Дым понемногу рассеивался, и из его пелены возникли два широко раскрытых изумленных глаза.
– Ну, мистер Фарнон, я сперва никак в толк не мог взять, что такое случилось, – проговорил фермер сквозь кашель. Он поглядел на почерневшую дыру в копыте и добавил благоговейно: – Это же надо, до чего нынче наука дошла!
Затем мы заехали посмотреть теленка, порезавшего ногу. Я обработал рану, зашил ее и наложил повязку, и мы отправились лечить корову с закупоркой соска.
Мистер Шарп ожидал нас, и его круглое лицо сияло все тем же оживлением. Мы вошли вслед за ним в коровник, и Фарнон кивнул на корову:
– Поглядите, что тут можно сделать.
Я присел на корточки, начал ощупывать сосок и примерно на середине обнаружил уплотнение. Этот комок необходимо было разрушить, и я начал ввинчивать в канал тонкую металлическую спираль. Секунду спустя я обнаружил, что сижу в стоке для навозной жижи и пытаюсь отдышаться, на моей рубашке, как раз над солнечным сплетением, красуется отпечаток раздвоенного копыта.
Глупое положение! Но сделать я ничего не мог и продолжал сидеть, открывая и закрывая рот, как рыба, вытащенная из воды.
Мистер Шарп прижал ладонь ко рту – его природная деликатность вступила в конфликт с естественным желанием рассмеяться при виде севшего в лужу ветеринара.
– Вы уж извините, молодой человек! Мне бы вас предупредить, что корова эта страсть какая вежливая. Ей бы только кому руку пожать! – Сраженный собственным остроумием, он прижался лбом к боку коровы и затрясся в припадке беззвучного хохота.
Я отдышался и встал на ноги, старательно сохраняя достоинство.
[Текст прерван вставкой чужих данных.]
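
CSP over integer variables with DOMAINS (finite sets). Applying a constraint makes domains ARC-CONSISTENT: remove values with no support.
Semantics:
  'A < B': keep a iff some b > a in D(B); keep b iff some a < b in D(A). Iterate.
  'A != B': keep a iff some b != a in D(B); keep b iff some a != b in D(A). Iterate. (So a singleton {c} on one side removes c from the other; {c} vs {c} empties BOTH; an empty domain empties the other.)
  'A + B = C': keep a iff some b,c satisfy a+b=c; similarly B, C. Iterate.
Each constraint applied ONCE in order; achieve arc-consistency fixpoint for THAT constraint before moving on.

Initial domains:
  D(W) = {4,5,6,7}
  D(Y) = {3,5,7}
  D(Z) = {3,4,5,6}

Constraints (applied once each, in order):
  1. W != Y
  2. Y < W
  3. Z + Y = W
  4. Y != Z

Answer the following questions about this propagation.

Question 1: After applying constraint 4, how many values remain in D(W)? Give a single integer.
Constraint 1 (W != Y) on D(W)={4,5,6,7} D(Y)={3,5,7}: no change
Constraint 2 (Y < W) on D(Y)={3,5,7} D(W)={4,5,6,7}: Y {3,5,7}->{3,5}
Constraint 3 (Z + Y = W) on D(Z)={3,4,5,6} D(Y)={3,5} D(W)={4,5,6,7}: Z {3,4,5,6}->{3,4}; Y {3,5}->{3}; W {4,5,6,7}->{6,7}
Constraint 4 (Y != Z) on D(Y)={3} D(Z)={3,4}: Z {3,4}->{4}
So after constraint 4: D(W)={6,7}, size = 2

Answer: 2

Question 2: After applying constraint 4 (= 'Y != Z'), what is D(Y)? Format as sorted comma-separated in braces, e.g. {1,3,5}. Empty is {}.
Answer: {3}

Derivation:
Constraint 1 (W != Y) on D(W)={4,5,6,7} D(Y)={3,5,7}: no change
Constraint 2 (Y < W) on D(Y)={3,5,7} D(W)={4,5,6,7}: Y {3,5,7}->{3,5}
Constraint 3 (Z + Y = W) on D(Z)={3,4,5,6} D(Y)={3,5} D(W)={4,5,6,7}: Z {3,4,5,6}->{3,4}; Y {3,5}->{3}; W {4,5,6,7}->{6,7}
Constraint 4 (Y != Z) on D(Y)={3} D(Z)={3,4}: Z {3,4}->{4}
So after constraint 4: D(Y) = {3}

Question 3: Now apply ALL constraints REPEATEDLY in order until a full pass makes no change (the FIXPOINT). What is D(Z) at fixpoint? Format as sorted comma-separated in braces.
pass 0 (initial): D(Z)={3,4,5,6}
pass 1: W {4,5,6,7}->{6,7}; Y {3,5,7}->{3}; Z {3,4,5,6}->{4}
pass 2: W {6,7}->{7}
pass 3: no change
Fixpoint after 3 passes: D(Z) = {4}

Answer: {4}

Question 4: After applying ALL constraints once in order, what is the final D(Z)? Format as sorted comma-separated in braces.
Constraint 1 (W != Y) on D(W)={4,5,6,7} D(Y)={3,5,7}: no change
Constraint 2 (Y < W) on D(Y)={3,5,7} D(W)={4,5,6,7}: Y {3,5,7}->{3,5}
Constraint 3 (Z + Y = W) on D(Z)={3,4,5,6} D(Y)={3,5} D(W)={4,5,6,7}: Z {3,4,5,6}->{3,4}; Y {3,5}->{3}; W {4,5,6,7}->{6,7}
Constraint 4 (Y != Z) on D(Y)={3} D(Z)={3,4}: Z {3,4}->{4}
So after all 4 constraints: D(Z) = {4}

Answer: {4}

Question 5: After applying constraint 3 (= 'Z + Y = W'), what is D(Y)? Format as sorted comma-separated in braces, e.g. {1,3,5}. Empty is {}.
Answer: {3}

Derivation:
Constraint 1 (W != Y) on D(W)={4,5,6,7} D(Y)={3,5,7}: no change
Constraint 2 (Y < W) on D(Y)={3,5,7} D(W)={4,5,6,7}: Y {3,5,7}->{3,5}
Constraint 3 (Z + Y = W) on D(Z)={3,4,5,6} D(Y)={3,5} D(W)={4,5,6,7}: Z {3,4,5,6}->{3,4}; Y {3,5}->{3}; W {4,5,6,7}->{6,7}
So after constraint 3: D(Y) = {3}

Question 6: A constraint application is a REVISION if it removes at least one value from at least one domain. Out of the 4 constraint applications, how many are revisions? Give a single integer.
Answer: 3

Derivation:
Constraint 1 (W != Y) on D(W)={4,5,6,7} D(Y)={3,5,7}: no change => not a revision
Constraint 2 (Y < W) on D(Y)={3,5,7} D(W)={4,5,6,7}: Y {3,5,7}->{3,5} => REVISION
Constraint 3 (Z + Y = W) on D(Z)={3,4,5,6} D(Y)={3,5} D(W)={4,5,6,7}: Z {3,4,5,6}->{3,4}; Y {3,5}->{3}; W {4,5,6,7}->{6,7} => REVISION
Constraint 4 (Y != Z) on D(Y)={3} D(Z)={3,4}: Z {3,4}->{4} => REVISION
Total revisions = 3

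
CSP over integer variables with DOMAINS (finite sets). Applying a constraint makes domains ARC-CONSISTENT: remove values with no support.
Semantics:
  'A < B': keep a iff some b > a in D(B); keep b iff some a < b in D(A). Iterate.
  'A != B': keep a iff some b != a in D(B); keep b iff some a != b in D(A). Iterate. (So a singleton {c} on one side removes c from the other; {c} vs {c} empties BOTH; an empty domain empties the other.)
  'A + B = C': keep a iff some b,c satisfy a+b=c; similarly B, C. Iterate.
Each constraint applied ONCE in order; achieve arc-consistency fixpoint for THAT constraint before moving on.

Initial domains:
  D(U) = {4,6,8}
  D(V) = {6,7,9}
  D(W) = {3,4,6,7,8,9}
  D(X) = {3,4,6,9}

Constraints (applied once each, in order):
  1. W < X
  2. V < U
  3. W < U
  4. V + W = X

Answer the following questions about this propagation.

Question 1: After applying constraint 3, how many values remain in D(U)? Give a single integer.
Answer: 1

Derivation:
Constraint 1 (W < X) on D(W)={3,4,6,7,8,9} D(X)={3,4,6,9}: W {3,4,6,7,8,9}->{3,4,6,7,8}; X {3,4,6,9}->{4,6,9}
Constraint 2 (V < U) on D(V)={6,7,9} D(U)={4,6,8}: V {6,7,9}->{6,7}; U {4,6,8}->{8}
Constraint 3 (W < U) on D(W)={3,4,6,7,8} D(U)={8}: W {3,4,6,7,8}->{3,4,6,7}
So after constraint 3: D(U)={8}, size = 1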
Мистер Шарп держал корову за морду, а Фарнон задирал ей хвост, и мне удалось ввести инструмент в фиброзный комок. Я несколько раздернул и прочистил канал. Однако, хотя принятые меры предосторожности несколько ограничили возможности коровы, ей все-таки удалось насажать мне синяков на руки и на ноги.
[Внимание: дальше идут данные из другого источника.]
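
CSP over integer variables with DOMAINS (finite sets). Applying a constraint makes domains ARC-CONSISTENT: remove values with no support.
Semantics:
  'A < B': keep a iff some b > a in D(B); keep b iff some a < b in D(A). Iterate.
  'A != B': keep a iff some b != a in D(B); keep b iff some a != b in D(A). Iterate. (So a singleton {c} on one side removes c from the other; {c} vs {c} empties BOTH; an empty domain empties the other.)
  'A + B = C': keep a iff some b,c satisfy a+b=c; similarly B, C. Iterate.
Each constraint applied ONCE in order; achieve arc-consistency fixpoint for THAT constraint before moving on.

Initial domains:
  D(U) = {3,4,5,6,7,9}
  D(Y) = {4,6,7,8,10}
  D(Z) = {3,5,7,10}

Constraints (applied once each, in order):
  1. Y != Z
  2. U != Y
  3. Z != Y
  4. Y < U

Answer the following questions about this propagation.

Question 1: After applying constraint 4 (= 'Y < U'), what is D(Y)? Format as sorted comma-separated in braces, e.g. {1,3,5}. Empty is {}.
Answer: {4,6,7,8}

Derivation:
Constraint 1 (Y != Z) on D(Y)={4,6,7,8,10} D(Z)={3,5,7,10}: no change
Constraint 2 (U != Y) on D(U)={3,4,5,6,7,9} D(Y)={4,6,7,8,10}: no change
Constraint 3 (Z != Y) on D(Z)={3,5,7,10} D(Y)={4,6,7,8,10}: no change
Constraint 4 (Y < U) on D(Y)={4,6,7,8,10} D(U)={3,4,5,6,7,9}: Y {4,6,7,8,10}->{4,6,7,8}; U {3,4,5,6,7,9}->{5,6,7,9}
So after constraint 4: D(Y) = {4,6,7,8}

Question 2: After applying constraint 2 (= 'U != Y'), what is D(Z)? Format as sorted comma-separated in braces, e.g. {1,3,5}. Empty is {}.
Answer: {3,5,7,10}

Derivation:
Constraint 1 (Y != Z) on D(Y)={4,6,7,8,10} D(Z)={3,5,7,10}: no change
Constraint 2 (U != Y) on D(U)={3,4,5,6,7,9} D(Y)={4,6,7,8,10}: no change
So after constraint 2: D(Z) = {3,5,7,10}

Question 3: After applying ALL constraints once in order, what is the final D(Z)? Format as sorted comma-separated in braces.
Answer: {3,5,7,10}

Derivation:
Constraint 1 (Y != Z) on D(Y)={4,6,7,8,10} D(Z)={3,5,7,10}: no change
Constraint 2 (U != Y) on D(U)={3,4,5,6,7,9} D(Y)={4,6,7,8,10}: no change
Constraint 3 (Z != Y) on D(Z)={3,5,7,10} D(Y)={4,6,7,8,10}: no change
Constraint 4 (Y < U) on D(Y)={4,6,7,8,10} D(U)={3,4,5,6,7,9}: Y {4,6,7,8,10}->{4,6,7,8}; U {3,4,5,6,7,9}->{5,6,7,9}
So after all 4 constraints: D(Z) = {3,5,7,10}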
Когда операция была завершена, фермер потянул сосок, и на пол брызнула белая пенящаяся струя.
– Вот это дело! Теперь она работает на четырех цилиндрах!
В дружеской обстановке
– Вернемся другой дорогой. – Фарнон наклонился над рулевым колесом и протер рукавом сетку трещин на ветровом стекле. – Через Бренкстоунский перевал и вниз по Силдейлскому склону. Крюк невелик, а мне хочется, чтобы вы все это посмотрели.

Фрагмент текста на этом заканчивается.